He succeeds in making clear what our rights are and how they are protected. The language of the book is so easy to understand, the reader is quickly drawn into each case.
There is the Hoffmann case of discrimination: South African Airways refused to allow a steward living with HIV/Aids to continue working. The Court found that this did constitute unfair discrimination and instructed SAA to allow him to work as a steward until his actual state of health indicated to the contrary.
Also in the Chapter on the Enforcement of socio-economic rights, there is the incredibly interesting Jordan case. Whatever one’s personal stance on prostitution – or sex work – the explanation of what the issues under debate actually were, and how the Judges differed, gives the reader a depth of understanding rarely if ever obtained from a media commentary.

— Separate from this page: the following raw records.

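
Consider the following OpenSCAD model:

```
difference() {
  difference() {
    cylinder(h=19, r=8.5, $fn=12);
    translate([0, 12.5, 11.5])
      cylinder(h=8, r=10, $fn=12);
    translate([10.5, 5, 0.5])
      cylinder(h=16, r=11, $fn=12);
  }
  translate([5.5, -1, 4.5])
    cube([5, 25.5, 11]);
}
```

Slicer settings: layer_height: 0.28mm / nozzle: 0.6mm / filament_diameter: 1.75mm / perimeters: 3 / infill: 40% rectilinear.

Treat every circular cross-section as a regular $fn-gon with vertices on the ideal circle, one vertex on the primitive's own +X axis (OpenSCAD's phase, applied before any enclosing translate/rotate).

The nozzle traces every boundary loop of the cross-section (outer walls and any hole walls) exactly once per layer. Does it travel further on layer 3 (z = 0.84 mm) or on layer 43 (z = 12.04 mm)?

layer 3 (z = 0.84 mm)

Layer 3 (z = 0.84): the r=8.5 cylinder contributes a regular 12-gon of circumradius 8.5 (perimeter = 2·12·8.500·sin(180°/12) = 52.80 mm); the cylinder at (0, 12.5) does not reach this height (z outside [11.5, 19.5]); the r=11 cylinder at (10.5, 5) contributes a regular 12-gon of circumradius 11 (perimeter = 2·12·11.000·sin(180°/12) = 68.33 mm); Taking the first minus the rest: starting from the r=8.5 cylinder, the r=11 cylinder at (10.5, 5) partially overlaps it — only the 77.15 mm² overlap (of its 363.00 mm²) is removed, clipping the outline — boundary = 51.21 mm; the cube at (5.5, -1) is not intersected at this z (z outside [4.5, 15.5]); Taking the first minus the rest: none of the subtracted shapes is present at this height, so that combined region is unchanged — boundary = 51.21 mm. So its perimeter = 51.21 mm. Layer 43 (z = 12.04): the r=8.5 cylinder gives a regular 12-gon of circumradius 8.5 (constant along its height) (perimeter = 2·12·8.500·sin(180°/12) = 52.80 mm); the r=10 cylinder at (0, 12.5) contributes a regular 12-gon of circumradius 10 (perimeter = 2·12·10.000·sin(180°/12) = 62.12 mm); the cylinder at (10.5, 5): section is a regular 12-gon, circumradius r=11 (perimeter = 2·12·11.000·sin(180°/12) = 68.33 mm); After the difference (first − rest): starting from the r=8.5 cylinder, the r=10 cylinder at (0, 12.5) partially overlaps it — only the 50.03 mm² overlap (of its 300.00 mm²) is removed, clipping the outline; the r=11 cylinder at (10.5, 5) partially overlaps it — only the 51.59 mm² overlap (of its 363.00 mm²) is removed, clipping the outline — boundary = 44.61 mm; the 5×25.5 cube at (5.5, -1) contributes its full rectangle (perimeter 61.00 mm); Subtracting the remaining from the first: starting from the result so far, the 5×25.5 cube at (5.5, -1) misses the remaining region (no effect) — boundary = 44.61 mm. So its perimeter = 44.61 mm. Layer 3 is larger (51.21 vs 44.61 mm).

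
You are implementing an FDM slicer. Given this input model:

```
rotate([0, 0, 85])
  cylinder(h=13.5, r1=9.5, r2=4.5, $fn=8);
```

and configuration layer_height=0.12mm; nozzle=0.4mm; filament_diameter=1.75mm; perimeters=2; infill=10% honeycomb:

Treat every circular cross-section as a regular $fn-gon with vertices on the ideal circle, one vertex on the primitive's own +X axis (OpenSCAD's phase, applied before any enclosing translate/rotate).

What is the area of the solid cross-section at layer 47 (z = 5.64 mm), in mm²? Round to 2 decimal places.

At z = 5.64 mm: the cone (r1=9.5→r2=4.5) has section circumradius 7.411 here — a regular 8-gon (area = (8/2)·7.411²·sin(360°/8) = 155.35 mm²); (rotated 85° about Z; rotation is an isometry so areas/perimeters/island counts are preserved). Overall, the cross-section is a single solid region. Net area = 155.35 mm².

155.35 mm²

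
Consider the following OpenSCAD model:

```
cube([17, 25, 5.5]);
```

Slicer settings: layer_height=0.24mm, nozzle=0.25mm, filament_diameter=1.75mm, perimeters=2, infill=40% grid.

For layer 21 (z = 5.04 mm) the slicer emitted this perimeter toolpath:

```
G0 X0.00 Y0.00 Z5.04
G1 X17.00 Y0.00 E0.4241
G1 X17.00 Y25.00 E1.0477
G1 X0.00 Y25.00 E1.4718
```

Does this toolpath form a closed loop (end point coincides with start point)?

no

Start point (G0): (0.00, 0.00). End point (last G1): the path does not return to the start — open.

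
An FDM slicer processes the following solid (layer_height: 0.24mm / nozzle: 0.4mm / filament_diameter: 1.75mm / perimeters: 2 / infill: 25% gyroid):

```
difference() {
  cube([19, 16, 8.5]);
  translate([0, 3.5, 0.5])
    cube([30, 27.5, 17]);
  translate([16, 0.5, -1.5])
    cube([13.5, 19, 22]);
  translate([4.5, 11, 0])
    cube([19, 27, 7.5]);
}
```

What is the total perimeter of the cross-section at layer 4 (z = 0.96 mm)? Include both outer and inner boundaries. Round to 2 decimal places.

45.00 mm

At z = 0.96 mm: the 19×16 cube contributes its full rectangle (perimeter 70.00 mm); the cube at (0, 3.5) (footprint 30×27.5) is included at this height (perimeter 115.00 mm); the cube at (16, 0.5) (footprint 13.5×19) is included at this height (perimeter 65.00 mm); the 19×27 cube at (4.5, 11) contributes its full rectangle (perimeter 92.00 mm); After the difference (first − rest): starting from the 19×16 cube, the 30×27.5 cube at (0, 3.5) partially overlaps it — only the 237.50 mm² overlap (of its 825.00 mm²) is removed, clipping the outline; the 13.5×19 cube at (16, 0.5) partially overlaps it — only the 9.00 mm² overlap (of its 256.50 mm²) is removed, clipping the outline; the 19×27 cube at (4.5, 11) misses the remaining region (no effect) — boundary = 45.00 mm. Overall, the cross-section is a single solid region. Total boundary length (outer) = 45.00 mm.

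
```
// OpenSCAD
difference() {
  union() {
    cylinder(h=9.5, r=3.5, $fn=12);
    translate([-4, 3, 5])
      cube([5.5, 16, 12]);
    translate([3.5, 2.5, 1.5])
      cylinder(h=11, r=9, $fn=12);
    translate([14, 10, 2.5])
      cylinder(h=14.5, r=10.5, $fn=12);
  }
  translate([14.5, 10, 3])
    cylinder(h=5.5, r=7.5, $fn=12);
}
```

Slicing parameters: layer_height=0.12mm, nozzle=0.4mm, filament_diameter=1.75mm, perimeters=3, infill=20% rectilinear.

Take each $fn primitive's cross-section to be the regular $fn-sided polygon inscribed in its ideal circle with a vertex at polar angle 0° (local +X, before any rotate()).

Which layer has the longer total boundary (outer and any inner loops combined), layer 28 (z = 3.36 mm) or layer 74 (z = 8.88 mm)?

Layer 28 (z = 3.36): the r=3.5 cylinder gives a regular 12-gon of circumradius 3.5 (constant along its height) (perimeter = 2·12·3.500·sin(180°/12) = 21.74 mm); the cube at (-4, 3) does not reach this height (z outside [5, 17]); the cylinder at (3.5, 2.5): section is a regular 12-gon, circumradius r=9 (perimeter = 2·12·9.000·sin(180°/12) = 55.90 mm); the cylinder at (14, 10): section is a regular 12-gon, circumradius r=10.5 (perimeter = 2·12·10.500·sin(180°/12) = 65.22 mm); Merging all regions: the regions partially overlap (shared area 96.11 mm²), so the edge portions inside another operand are dropped and the merged outline is re-measured after clipping — boundary = 89.50 mm; the r=7.5 cylinder at (14.5, 10) gives a regular 12-gon of circumradius 7.5 (constant along its height) (perimeter = 2·12·7.500·sin(180°/12) = 46.59 mm); After the difference (first − rest): starting from that combined region, the r=7.5 cylinder at (14.5, 10) lies wholly inside it (removes its full 168.75 mm² and its 46.59 mm outline becomes a hole wall) — boundary (outer + 1 inner loop) = 136.09 mm. So its perimeter = 136.09 mm. Layer 74 (z = 8.88): the cylinder: section is a regular 12-gon, circumradius r=3.5 (perimeter = 2·12·3.500·sin(180°/12) = 21.74 mm); the cube at (-4, 3) (footprint 5.5×16) is included at this height (perimeter 43.00 mm); the r=9 cylinder at (3.5, 2.5) gives a regular 12-gon of circumradius 9 (constant along its height) (perimeter = 2·12·9.000·sin(180°/12) = 55.90 mm); the r=10.5 cylinder at (14, 10) contributes a regular 12-gon of circumradius 10.5 (perimeter = 2·12·10.500·sin(180°/12) = 65.22 mm); Merging all regions: the regions partially overlap (shared area 132.57 mm²), so the edge portions inside another operand are dropped and the merged outline is re-measured after clipping — boundary = 107.91 mm; the cylinder at (14.5, 10) is not intersected at this z (z outside [3, 8.5]); Taking the first minus the rest: none of the subtracted shapes is present at this height, so that combined region is unchanged — boundary = 107.91 mm. So its perimeter = 107.91 mm. Layer 28 is larger (136.09 vs 107.91 mm).

layer 28 (z = 3.36 mm)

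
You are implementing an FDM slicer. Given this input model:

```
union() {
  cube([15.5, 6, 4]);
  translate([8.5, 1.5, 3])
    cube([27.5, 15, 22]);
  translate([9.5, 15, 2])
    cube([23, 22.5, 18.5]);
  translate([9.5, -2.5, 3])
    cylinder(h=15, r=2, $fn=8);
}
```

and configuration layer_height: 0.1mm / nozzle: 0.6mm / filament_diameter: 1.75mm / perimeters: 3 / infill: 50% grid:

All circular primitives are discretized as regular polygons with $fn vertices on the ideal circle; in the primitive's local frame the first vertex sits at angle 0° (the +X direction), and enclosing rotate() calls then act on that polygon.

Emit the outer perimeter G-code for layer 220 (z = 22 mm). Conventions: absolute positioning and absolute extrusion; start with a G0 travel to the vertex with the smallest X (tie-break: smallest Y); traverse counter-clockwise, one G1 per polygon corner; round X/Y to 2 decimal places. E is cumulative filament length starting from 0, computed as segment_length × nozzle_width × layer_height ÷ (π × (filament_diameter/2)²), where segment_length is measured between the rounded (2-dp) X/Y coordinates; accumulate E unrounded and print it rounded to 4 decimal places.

G0 X8.50 Y1.50 Z22.00
G1 X36.00 Y1.50 E0.6860
G1 X36.00 Y16.50 E1.0602
G1 X8.50 Y16.50 E1.7462
G1 X8.50 Y1.50 E2.1203

At z = 22 mm: the cube is absent (z outside [0, 4]); the 27.5×15 cube at (8.5, 1.5) contributes its full rectangle; the cube at (9.5, 15) is absent (z outside [2, 20.5]); the cylinder at (9.5, -2.5) is not intersected at this z (z outside [3, 18]); Combining (union): only the 27.5×15 cube at (8.5, 1.5) is present, so the union is just that shape — 1 connected region. The outline is a single polygon with 4 vertices. Extrusion per mm of travel: 0.6 × 0.1 / (π × 0.875²) = 0.024945. Accumulating E over each segment gives final E = 2.1203.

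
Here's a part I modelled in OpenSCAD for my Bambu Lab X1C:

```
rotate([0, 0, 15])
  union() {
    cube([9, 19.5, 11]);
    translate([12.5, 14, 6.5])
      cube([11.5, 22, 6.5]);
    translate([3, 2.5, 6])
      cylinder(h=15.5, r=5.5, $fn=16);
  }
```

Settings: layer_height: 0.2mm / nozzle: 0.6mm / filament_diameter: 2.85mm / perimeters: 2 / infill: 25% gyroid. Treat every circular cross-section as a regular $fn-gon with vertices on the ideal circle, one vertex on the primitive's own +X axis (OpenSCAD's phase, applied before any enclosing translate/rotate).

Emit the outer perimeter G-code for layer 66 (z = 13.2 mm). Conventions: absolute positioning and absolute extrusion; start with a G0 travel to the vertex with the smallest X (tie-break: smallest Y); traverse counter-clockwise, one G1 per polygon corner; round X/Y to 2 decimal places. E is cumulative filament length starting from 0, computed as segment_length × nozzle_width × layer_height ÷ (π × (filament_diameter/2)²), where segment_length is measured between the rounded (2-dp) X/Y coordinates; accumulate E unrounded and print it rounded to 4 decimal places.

G0 X-3.20 Y3.91 Z13.20
G1 X-3.06 Y1.77 E0.0403
G1 X-2.11 Y-0.16 E0.0808
G1 X-0.50 Y-1.57 E0.1211
G1 X1.53 Y-2.26 E0.1614
G1 X3.67 Y-2.12 E0.2017
G1 X5.60 Y-1.17 E0.2422
G1 X7.01 Y0.44 E0.2825
G1 X7.70 Y2.47 E0.3228
G1 X7.56 Y4.61 E0.3631
G1 X6.61 Y6.54 E0.4036
G1 X5.00 Y7.95 E0.4438
G1 X2.97 Y8.64 E0.4842
G1 X0.83 Y8.50 E0.5245
G1 X-1.10 Y7.55 E0.5650
G1 X-2.51 Y5.94 E0.6052
G1 X-3.20 Y3.91 E0.6456

At z = 13.2 mm: the cube is not intersected at this z (z outside [0, 11]); the cube at (12.5, 14) is absent (z outside [6.5, 13]); the r=5.5 cylinder at (3, 2.5) gives a regular 16-gon of circumradius 5.5 (constant along its height); Combining (union): only the r=5.5 cylinder at (3, 2.5) is present, so the union is just that shape — 1 connected region; (rotated 15° about Z; rotation is an isometry so areas/perimeters/island counts are preserved). The outline is a single polygon with 16 vertices. Extrusion per mm of travel: 0.6 × 0.2 / (π × 1.425²) = 0.018811. Accumulating E over each segment gives final E = 0.6456.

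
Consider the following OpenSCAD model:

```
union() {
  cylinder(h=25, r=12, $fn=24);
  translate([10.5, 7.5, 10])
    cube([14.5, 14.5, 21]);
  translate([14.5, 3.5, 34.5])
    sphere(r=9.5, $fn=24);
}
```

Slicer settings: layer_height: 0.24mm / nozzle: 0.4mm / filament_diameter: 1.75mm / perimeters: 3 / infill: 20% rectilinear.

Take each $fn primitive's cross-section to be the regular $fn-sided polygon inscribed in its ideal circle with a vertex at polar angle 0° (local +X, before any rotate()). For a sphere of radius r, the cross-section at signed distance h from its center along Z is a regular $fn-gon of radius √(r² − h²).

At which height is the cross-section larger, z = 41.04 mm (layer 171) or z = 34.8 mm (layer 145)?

layer 145 (z = 34.8 mm)

Layer 171 (z = 41.04): the cylinder is not intersected at this z (z outside [0, 25]); the cube at (10.5, 7.5) is not intersected at this z (z outside [10, 31]); the r=9.5 sphere at (14.5, 3.5) contributes a regular 24-gon of circumradius √(9.5²−6.54²) = 6.890 (area = (24/2)·6.890²·sin(360°/24) = 147.46 mm²); Combining (union): only the r=9.5 sphere at (14.5, 3.5) is present, so the union is just that shape — area = 147.46 mm². So its area = 147.46 mm². Layer 145 (z = 34.8): the cylinder is not intersected at this z (z outside [0, 25]); the cube at (10.5, 7.5) is not intersected at this z (z outside [10, 31]); the r=9.5 sphere at (14.5, 3.5) slices to a regular 24-gon of circumradius 9.495 (√(r²−h²) with h=0.3 from center) (area = (24/2)·9.495²·sin(360°/24) = 280.02 mm²); Taking the union: only the r=9.5 sphere at (14.5, 3.5) is present, so the union is just that shape — area = 280.02 mm². So its area = 280.02 mm². Layer 145 is larger (280.02 vs 147.46 mm²).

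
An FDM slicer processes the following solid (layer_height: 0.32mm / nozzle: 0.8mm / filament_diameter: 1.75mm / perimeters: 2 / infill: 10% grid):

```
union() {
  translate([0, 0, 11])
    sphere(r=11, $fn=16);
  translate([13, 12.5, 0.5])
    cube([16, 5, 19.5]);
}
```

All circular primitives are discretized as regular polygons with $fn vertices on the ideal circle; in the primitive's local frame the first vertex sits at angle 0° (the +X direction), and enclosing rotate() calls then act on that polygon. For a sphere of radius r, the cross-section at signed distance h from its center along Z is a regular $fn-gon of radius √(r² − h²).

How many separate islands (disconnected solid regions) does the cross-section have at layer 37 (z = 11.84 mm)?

At z = 11.84 mm: the r=11 sphere slices to a regular 16-gon of circumradius 10.968 (√(r²−h²) with h=0.84 from center); the 16×5 cube at (13, 12.5) contributes its full rectangle; Combining (union): the 2 present regions are separate (no shared area or edge), so areas and boundary lengths simply add and each stays a separate island — 2 connected regions. Overall, the cross-section has 2 separate islands. Island count = 2.

2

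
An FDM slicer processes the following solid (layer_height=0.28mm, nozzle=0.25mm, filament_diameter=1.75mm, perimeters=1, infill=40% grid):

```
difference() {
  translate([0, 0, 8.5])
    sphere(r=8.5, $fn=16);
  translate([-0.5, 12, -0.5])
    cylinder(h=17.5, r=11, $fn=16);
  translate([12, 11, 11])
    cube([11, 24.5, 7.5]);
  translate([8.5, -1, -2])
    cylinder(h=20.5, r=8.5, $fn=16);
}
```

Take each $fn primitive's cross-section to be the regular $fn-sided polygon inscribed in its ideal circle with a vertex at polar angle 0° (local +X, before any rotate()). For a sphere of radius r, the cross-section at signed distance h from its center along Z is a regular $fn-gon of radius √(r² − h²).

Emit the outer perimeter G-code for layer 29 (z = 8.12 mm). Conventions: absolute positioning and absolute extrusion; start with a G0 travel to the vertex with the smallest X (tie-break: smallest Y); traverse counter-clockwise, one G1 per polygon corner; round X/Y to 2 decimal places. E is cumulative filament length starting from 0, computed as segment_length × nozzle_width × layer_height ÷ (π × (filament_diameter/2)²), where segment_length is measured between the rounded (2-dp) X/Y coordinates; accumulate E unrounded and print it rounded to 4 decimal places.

At z = 8.12 mm: the sphere: section is a regular 16-gon, circumradius = √(r²−h²) = √(8.5²−0.38²) = 8.492; the r=11 cylinder at (-0.5, 12) gives a regular 16-gon of circumradius 11 (constant along its height); the cube at (12, 11) does not reach this height (z outside [11, 18.5]); the r=8.5 cylinder at (8.5, -1) gives a regular 16-gon of circumradius 8.5 (constant along its height); After the difference (first − rest): starting from the r=8.5 sphere, the r=11 cylinder at (-0.5, 12) partially overlaps it — only the 74.50 mm² overlap (of its 370.44 mm²) is removed, clipping the outline; the r=8.5 cylinder at (8.5, -1) partially overlaps it — only the 65.13 mm² overlap (of its 221.19 mm²) is removed, clipping the outline — 1 connected region. The outline is a single polygon with 15 vertices. Extrusion per mm of travel: 0.25 × 0.28 / (π × 0.875²) = 0.029103. Accumulating E over each segment gives final E = 1.1478.

G0 X-8.49 Y0.00 Z8.12
G1 X-7.85 Y-3.25 E0.0964
G1 X-6.00 Y-6.00 E0.1929
G1 X-3.25 Y-7.85 E0.2893
G1 X0.00 Y-8.49 E0.3857
G1 X3.25 Y-7.85 E0.4821
G1 X3.49 Y-7.68 E0.4907
G1 X2.49 Y-7.01 E0.5257
G1 X0.65 Y-4.25 E0.6222
G1 X0.00 Y-1.00 E0.7187
G1 X0.43 Y1.19 E0.7836
G1 X-0.50 Y1.00 E0.8113
G1 X-4.71 Y1.84 E0.9362
G1 X-7.53 Y3.72 E1.0348
G1 X-7.85 Y3.25 E1.0514
G1 X-8.49 Y0.00 E1.1478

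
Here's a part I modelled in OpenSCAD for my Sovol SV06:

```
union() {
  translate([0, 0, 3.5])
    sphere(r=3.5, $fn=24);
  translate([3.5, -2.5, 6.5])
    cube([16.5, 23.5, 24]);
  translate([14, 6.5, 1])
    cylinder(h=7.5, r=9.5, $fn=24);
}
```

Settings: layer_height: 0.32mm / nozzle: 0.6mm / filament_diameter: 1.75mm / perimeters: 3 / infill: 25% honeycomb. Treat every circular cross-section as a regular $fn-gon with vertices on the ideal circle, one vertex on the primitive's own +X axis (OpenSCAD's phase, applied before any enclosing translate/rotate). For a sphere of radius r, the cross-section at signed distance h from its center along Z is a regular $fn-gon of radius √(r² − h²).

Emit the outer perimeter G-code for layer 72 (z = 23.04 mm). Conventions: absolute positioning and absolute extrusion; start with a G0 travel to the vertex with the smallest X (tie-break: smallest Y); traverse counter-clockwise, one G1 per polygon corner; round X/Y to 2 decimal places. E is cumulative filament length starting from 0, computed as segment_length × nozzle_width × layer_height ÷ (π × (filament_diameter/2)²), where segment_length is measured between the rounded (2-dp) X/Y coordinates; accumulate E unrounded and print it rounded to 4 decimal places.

G0 X3.50 Y-2.50 Z23.04
G1 X20.00 Y-2.50 E1.3171
G1 X20.00 Y21.00 E3.1930
G1 X3.50 Y21.00 E4.5101
G1 X3.50 Y-2.50 E6.3859

At z = 23.04 mm: the sphere is not intersected at this z (|z−center|=19.540 > r=3.5); the 16.5×23.5 cube at (3.5, -2.5) contributes its full rectangle; the cylinder at (14, 6.5) is not intersected at this z (z outside [1, 8.5]); Taking the union: only the 16.5×23.5 cube at (3.5, -2.5) is present, so the union is just that shape — 1 connected region. The outline is a single polygon with 4 vertices. Extrusion per mm of travel: 0.6 × 0.32 / (π × 0.875²) = 0.079824. Accumulating E over each segment gives final E = 6.3859.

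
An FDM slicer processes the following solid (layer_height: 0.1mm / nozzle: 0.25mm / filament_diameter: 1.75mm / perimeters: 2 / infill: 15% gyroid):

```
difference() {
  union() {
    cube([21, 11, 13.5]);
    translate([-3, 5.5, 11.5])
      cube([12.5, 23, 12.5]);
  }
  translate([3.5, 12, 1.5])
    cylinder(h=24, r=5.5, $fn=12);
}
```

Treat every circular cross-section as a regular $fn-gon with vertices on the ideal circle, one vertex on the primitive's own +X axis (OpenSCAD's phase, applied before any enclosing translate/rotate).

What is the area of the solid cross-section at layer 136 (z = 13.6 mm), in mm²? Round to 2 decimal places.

At z = 13.6 mm: the cube does not reach this height (z outside [0, 13.5]); the 12.5×23 cube at (-3, 5.5) contributes its full rectangle (area 287.50 mm²); Merging all regions: only the 12.5×23 cube at (-3, 5.5) is present, so the union is just that shape — area = 287.50 mm²; the r=5.5 cylinder at (3.5, 12) contributes a regular 12-gon of circumradius 5.5 (area = (12/2)·5.500²·sin(360°/12) = 90.75 mm²); After the difference (first − rest): starting from that combined region (287.50 mm²), the r=5.5 cylinder at (3.5, 12) lies wholly inside it (removes its full 90.75 mm² and its 34.16 mm outline becomes a hole wall) — area = 196.75 mm². Overall, the cross-section is one region with 1 hole. Net area = 196.75 mm².

196.75 mm²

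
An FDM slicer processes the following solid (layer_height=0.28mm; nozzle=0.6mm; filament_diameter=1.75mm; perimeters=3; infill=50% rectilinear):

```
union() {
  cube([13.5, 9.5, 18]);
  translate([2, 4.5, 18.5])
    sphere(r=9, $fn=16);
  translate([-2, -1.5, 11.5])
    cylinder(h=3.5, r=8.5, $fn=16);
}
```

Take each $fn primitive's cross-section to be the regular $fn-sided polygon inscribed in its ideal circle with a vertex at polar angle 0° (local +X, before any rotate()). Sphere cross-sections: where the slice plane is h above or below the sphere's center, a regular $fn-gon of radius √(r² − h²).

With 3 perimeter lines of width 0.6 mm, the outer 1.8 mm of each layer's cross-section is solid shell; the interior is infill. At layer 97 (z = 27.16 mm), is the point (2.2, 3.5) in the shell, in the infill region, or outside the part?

At z = 27.16 mm: the cube is absent (z outside [0, 18]); the sphere at (2, 4.5): section is a regular 16-gon, circumradius = √(r²−h²) = √(9²−8.66²) = 2.450; the cylinder at (-2, -1.5) does not reach this height (z outside [11.5, 15]); Combining (union): only the r=9 sphere at (2, 4.5) is present, so the union is just that shape — 1 connected region. Overall, the cross-section is a single solid region. The nearest boundary edge runs (2.00, 2.05)→(2.94, 2.24); distance from the point to it = 1.38 mm. The point is inside the cross-section, 1.38 mm from the nearest boundary — within the 1.8 mm shell band (3 × 0.6).

shell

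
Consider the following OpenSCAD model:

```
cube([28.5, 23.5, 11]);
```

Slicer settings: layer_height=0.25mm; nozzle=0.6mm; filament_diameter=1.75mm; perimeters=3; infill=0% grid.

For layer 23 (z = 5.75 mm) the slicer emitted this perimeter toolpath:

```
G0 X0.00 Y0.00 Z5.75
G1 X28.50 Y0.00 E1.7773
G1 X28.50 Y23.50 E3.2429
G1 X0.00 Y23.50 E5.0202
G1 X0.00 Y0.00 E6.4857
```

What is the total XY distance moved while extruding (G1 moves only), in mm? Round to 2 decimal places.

104.00 mm

Sum the Euclidean lengths of each G1 segment: total = 104.00 mm.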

The Port Elizabeth Municipality case about the eviction of poor black families from shacks, or the Grootboom case describing the desperation of people left without housing as a result of eviction, fire or flood are further examples of how the court gives effect to the principle of “human dignity”, which weaves through the cases – including the question of the rights of innocent children whose parents are sentenced.
The variety is so great: laughter is the question in the SAB versus Laugh it Off matter; and in another direction entirely, the Daniels case gave rights to women married by Muslim rites; the Prince case sought the right of Rastafarians to use dagga as part of their religious practice; and on another tack entirely, are the cases brought by same sex partners.
One can only hope that this book, which is so wonderfully easy to read, becomes a core text not only for legal students, but also for all secondary and tertiary students. For young people lured into our fast moving technology rich world, it is important to know from where we’ve come, and how much we still have to do to realise the values of our Constitution – Mrs Grootboom has now died without her family ever being adequately housed.
Buy a copy of this book and make a date with yourself to read it over one of the forthcoming public holidays.